Infirmité Motrice Cérébrale: Les défis de la prise en charge dans l’Adamaoua
Le Cameroun s’est joint au monde entier pour célébrer le 6 octobre dernier, la journée mondiale de la paralysie cérébrale. Placée cette année sous le thème, paralysie cérébrale : comprendre et lever les tabous ; gage d’une amélioration de de la prise en charge et de la prévention.
L’IMC, ou Infirmité Motrice Cérébrale, est, selon les spécialistes, un trouble permanent du développement moteur résultant de lésions survenues au cerveau avant, pendant ou peu après la naissance. Cela affecte les mouvements, l’équilibre et la posture de l’enfant. Les enfants atteints d’IMC peuvent présenter une raideur musculaire (spasticité), des mouvements involontaires ou encore des problèmes de coordination. C’est une condition complexe qui peut varier en intensité d’un enfant à l’autre.
Préjugés et stigmatisation
Dans la région de l’Adamaoua, cette affection fait l’objet de curiosité et des idées reçues. Pour plusieurs personnes, cette maladie est le résultat des sectes pernicieuses dans lesquelles les parents de ces enfants seraient entrés pour s’enrichir. « Je peux vous dire que cette maladie n’est pas simple. Ce sont des enfants serpents et la solution c’est de les déposer au bord d’une rivière pour s’en débarrasser. En plus, quand on observe bien, les parents qui ont des enfants pareils sont d’une certaine classe sociale » avance Zeh, habitant de Ngaoundéré. Selon ce dernier, c’est la conséquence du pacte des parents pour la richesse. « Sans doute, ces enfants ont été vendus en contrepartie de la richesse des parents ». Dans les communautés, de centaines d’enfants sont retirés des centres de prise en charge.
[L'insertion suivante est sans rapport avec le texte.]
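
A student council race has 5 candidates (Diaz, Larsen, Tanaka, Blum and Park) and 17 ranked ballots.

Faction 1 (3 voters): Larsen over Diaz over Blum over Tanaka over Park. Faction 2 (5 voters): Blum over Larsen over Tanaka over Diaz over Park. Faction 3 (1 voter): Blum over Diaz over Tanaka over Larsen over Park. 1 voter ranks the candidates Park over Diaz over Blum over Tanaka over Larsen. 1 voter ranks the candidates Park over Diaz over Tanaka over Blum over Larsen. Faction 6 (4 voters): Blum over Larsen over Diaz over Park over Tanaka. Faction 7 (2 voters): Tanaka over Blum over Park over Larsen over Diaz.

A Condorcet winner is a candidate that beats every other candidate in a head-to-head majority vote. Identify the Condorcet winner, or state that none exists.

Blum

Pairwise majorities:
Diaz–Larsen: Larsen 14–3.
Diaz vs Tanaka: Diaz, 10–7.
Diaz vs Blum: Blum, 12–5.
Diaz vs Park: Diaz wins 13–4.
Larsen vs Tanaka: Larsen, 12–5.
Larsen vs Blum: Blum wins 14–3.
Larsen vs Park: Larsen, 13–4.
Tanaka vs Blum: Blum, 14–3.
Tanaka vs Park: Tanaka wins 11–6.
Blum vs Park: Blum wins 15–2.
Blum defeats every rival head-to-head and is the Condorcet winner.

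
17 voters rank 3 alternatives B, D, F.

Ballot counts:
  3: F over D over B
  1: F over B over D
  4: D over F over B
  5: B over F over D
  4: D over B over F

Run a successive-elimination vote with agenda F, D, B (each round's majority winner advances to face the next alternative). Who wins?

B

Round 1: F vs D — 9–8, F advances.
Round 2: F vs B — 8–9, B advances.
B survives the agenda.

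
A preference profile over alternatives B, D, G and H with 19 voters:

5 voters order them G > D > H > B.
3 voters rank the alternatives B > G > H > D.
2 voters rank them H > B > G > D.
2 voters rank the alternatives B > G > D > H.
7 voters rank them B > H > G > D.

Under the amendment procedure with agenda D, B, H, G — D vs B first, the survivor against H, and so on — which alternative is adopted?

Round 1: D vs B — 5–14, B advances.
Round 2: B vs H — 12–7, B advances.
Round 3: B vs G — 14–5, B advances.
The agenda winner is B.

B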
Dans la ville de Ngaoundéré par exemple, les centres de prise en charge ne courent pas les rues. Une initiative installée il y a moins de 5 ans subsiste tant bien que mal dans la prise en charge et le suivi de ces enfants. Selon la promotrice, Carine Djouellah, la prise en charge de ces enfants fait appel à plusieurs spécialistes. « Elle implique la kinésithérapie pour améliorer la mobilité, l’orthophonie pour aider à développer le langage, et parfois l’ergothérapie pour adapter l’environnement de l’enfant. Nous travaillons également avec des psychologues et des éducateurs spécialisés pour stimuler l’enfant et favoriser son inclusion sociale » dit-elle. Son centre accueille plus de 20 enfants issus de différents milieux. Ces enfants sont suivis au cas par cas. « Nous suivons 24 enfants atteints d’IMC. Chaque enfant bénéficie d’un programme de prise en charge personnalisé, adapté à ses besoins spécifiques. Nous travaillons en étroite collaboration avec les parents pour s’assurer que le suivi continue également à domicile ».
Face à la demande sans cesse croissante, le centre se trouve aujourd’hui à l’étroit. « Nous militons activement pour que davantage de centres soient créés, surtout dans les zones rurales ».
Insuffisance du plateau technique
La multiplication des hôpitaux avec l’affectation des spécialistes, comme au Centre Hospitalier Régional de Ngaoundéré arrive comme un coup de pouce. Au-delà de l’affectation du personnel médical dans les hôpitaux, l’appui au centre de dame Carine pourrait être une bouffée d’oxygène pour ces enfants qui ne demandent qu’à être suivis de manière adéquate. « Nous ne recevons absolument aucun soutien de l’État, aucune subvention pour couvrir les besoins. Nous avons besoin d’un engagement conséquent des pouvoirs publics, que ce soit en termes de financement, de formation des professionnels ou de mise à disposition de matériel spécialisé ».
Unique centre connu de certains parents, ce dernier fonctionne grâce à l’appui des parents qui y font suivre leurs progénitures. Pour eux, si la communauté pouvait davantage investir dans l’accompagnement, aucun enfant IMC ne serait abandonné à son triste sort. « Que les municipalités investissent dans ce centre, ce serait une œuvre salutaire. Ça va contribuer à soulager la peine de ces enfants » souhaite Belmondo, parent.
Enseignante de formation et mère d’une fille IMC, madame Carine Djouellah fait office de pionnière dans la prise en charge des enfants IMC. Aujourd’hui, le regret de cette dame est le décès du bébé Adonaï dont les parents faute de moyens ont perdu leur enfant.